They said 130 House Democrats are supporting the resolution. The chair of the Black Caucus, Cedric Richmond, urged House Speaker Paul Ryan to allow a vote.
Rep. Cedric Richmond:
The speaker should bring it up, because if he doesn't, then he is enabling and continuing to allow the president to perpetuate this hateful rhetoric. And we're going to force this body to either associate themselves with the remarks of the president, or condemn them.
There was no immediate indication that Republicans will allow a vote on the resolution.
The death toll rose to 15 today, as the Southern U.S. tried to recover from a winter storm and deep freeze. In North Carolina, 2,000 trucks were out salting roads and plowing snow.
Elsewhere, the problem was record cold. People in New Orleans said they have struggled to cope.
It's crazy for us in the Deep South because we don't have any, you know — anything that's prepared for this kind of weather, and our pipes are freezing. Yes, it's just — it's just crazy. The sun feels good. That's the redeeming thing right now.
City officials in New Orleans asked people to stop using water after widespread damage to pipes.
Meanwhile, another powerful storm battered Northern Europe today. Officials reported at least seven deaths in three countries. Wind gusting to nearly 90 miles an hour blew down trees and flipped trucks. And it forced Germany to suspend long-distance train service. In the Netherlands, the wind even blew people off bicycles as they tried to cross streets.
That's a sight you don't see often.
Syria warned Turkey today against attacking U.S.-backed Kurdish forces in Northwest Syria. Turkey claims that the Kurdish fighters are linked to rebels inside Turkey. But Syria's deputy foreign minister said that their air defenses will shoot down Turkish planes that enter Syrian airspace.

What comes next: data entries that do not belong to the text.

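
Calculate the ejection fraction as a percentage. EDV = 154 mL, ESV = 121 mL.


SV = EDV - ESV = 154 - 121 = 33 mL
EF = SV/EDV * 100 = 33/154 * 100
EF = 21.43%


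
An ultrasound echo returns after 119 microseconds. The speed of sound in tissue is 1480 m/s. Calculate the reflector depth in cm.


depth = c * t / 2
t = 119 us = 1.1900e-04 s
depth = 1480 * 1.1900e-04 / 2
depth = 0.08806 m = 8.806 cm


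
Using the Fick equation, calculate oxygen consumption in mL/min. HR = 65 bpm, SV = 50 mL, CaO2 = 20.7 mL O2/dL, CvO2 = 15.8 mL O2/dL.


CO = HR*SV = 65*50/1000 = 3.25 L/min
a-v O2 diff = 20.7 - 15.8 = 4.9 mL/dL
VO2 = CO * (CaO2-CvO2) * 10 dL/L
VO2 = 3.25 * 4.9 * 10
VO2 = 159.2 mL/min


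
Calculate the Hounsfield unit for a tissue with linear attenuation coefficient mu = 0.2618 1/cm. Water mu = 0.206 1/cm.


HU = ((mu_tissue - mu_water) / mu_water) * 1000
HU = ((0.2618 - 0.206) / 0.206) * 1000
HU = 270.9


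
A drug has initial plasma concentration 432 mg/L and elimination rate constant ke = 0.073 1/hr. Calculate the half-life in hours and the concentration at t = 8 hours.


t_half = ln(2) / ke = 0.693147 / 0.073 = 9.495 hr
C(t) = C0 * exp(-ke*t) = 432 * exp(-0.073*8)
C(8) = 240.9 mg/L


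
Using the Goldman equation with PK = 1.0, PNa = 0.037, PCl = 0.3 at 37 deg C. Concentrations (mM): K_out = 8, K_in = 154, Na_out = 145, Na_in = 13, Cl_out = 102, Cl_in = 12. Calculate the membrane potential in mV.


Vm = (RT/F)*ln((PK*Ko + PNa*Nao + PCl*Cli)/(PK*Ki + PNa*Nai + PCl*Clo))
Numer = 16.965, Denom = 185.081
Vm = -63.86 mV


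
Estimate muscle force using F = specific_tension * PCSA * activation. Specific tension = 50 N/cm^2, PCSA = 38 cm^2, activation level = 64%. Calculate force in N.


F = sigma * PCSA * activation
F = 50 * 38 * 0.64
F = 1216 N


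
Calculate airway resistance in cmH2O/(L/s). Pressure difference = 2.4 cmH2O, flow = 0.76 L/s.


R = dP / flow
R = 2.4 / 0.76
R = 3.158 cmH2O/(L/s)


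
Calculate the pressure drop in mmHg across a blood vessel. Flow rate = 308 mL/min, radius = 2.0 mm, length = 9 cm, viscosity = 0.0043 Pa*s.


dP = 8*mu*L*Q / (pi*r^4)
Q = 308 mL/min = 5.13333e-06 m^3/s
dP = 316.177 Pa = 316.177 / 133.322 mmHg = 2.372 mmHg


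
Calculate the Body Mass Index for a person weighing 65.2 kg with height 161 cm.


BMI = weight / height^2
height = 161 cm = 1.61 m
BMI = 65.2 / 1.61^2
BMI = 25.15 kg/m^2


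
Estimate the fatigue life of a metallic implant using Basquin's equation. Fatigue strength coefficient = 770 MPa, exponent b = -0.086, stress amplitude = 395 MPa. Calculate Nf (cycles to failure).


sigma_a = sigma_f' * (2Nf)^b
2Nf = (sigma_a/sigma_f')^(1/b)
2Nf = (395/770)^(1/-0.086)
2Nf = 2348.8547
Nf = 1174


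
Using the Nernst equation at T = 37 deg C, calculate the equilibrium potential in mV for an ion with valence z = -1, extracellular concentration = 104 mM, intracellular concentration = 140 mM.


E = (RT/(zF)) * ln(C_out/C_in)
T = 37 + 273.15 = 310.15 K
E = (8.314 * 310.15 / (-1 * 96485)) * ln(104/140)
E = 7.944 mV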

Faisal Meqdad (through interpreter): The presence of any Turkish forces on Syrian lands is totally rejected. We warn the Turkish leadership that if they initiate combat operations, that will be considered an act of aggression by the Turkish army. The Syrian air defenses have restored their full force and they are ready to destroy Turkish aviation targets.
Meanwhile, Turkey rejected assurances by U.S. Secretary of State Rex Tillerson that the U.S. is not creating a Kurdish security force in Syria.
There's word that Myanmar's military is continuing assaults on Rohingya Muslims. That comes a day after neighboring Bangladesh agreed to begin returning Rohingya refugees to Myanmar next week. Refugees arriving in Bangladesh today said that their homes had been burned in recent attacks. More than 655,000 Rohingya have fled there since August.
In Kazakstan, at least 52 people died today when fire engulfed a bus. It was traveling through the northwestern part of the country, on a route often used by migrant workers heading to Russia. The cause of the fire is under investigation.
Back in this country, a California couple, David and Louise Turpin, were formally charged with torture and other crimes for allegedly imprisoning their 13 children. The Turpins pleaded not guilty in their first court appearance. The district attorney accused them of — quote — "severe emotional, physical abuse."
The victims were often not released from their chains to go to the bathroom. None of the victims have seen a doctor in more than four years. None of the victims have ever seen a dentist. The children were, when they were not chained up, locked in different rooms and fed very little on a schedule.
In addition to the other charges, David Turpin is accused of performing a lewd act on a child.
The U.S. Senate gave final approval today to renewing FISA, the foreign intelligence collection program. It now goes to President Trump. FISA focuses on targets abroad, but privacy advocates warn that it also sweeps up Americans' calls and e-mails. Supporters say the program is crucial to national security.
And Wall Street backed off today after a record run-up. The Dow Jones industrial average lost nearly 98 points to close at 26,017. The Nasdaq was down two points, and the S&P 500 slipped four.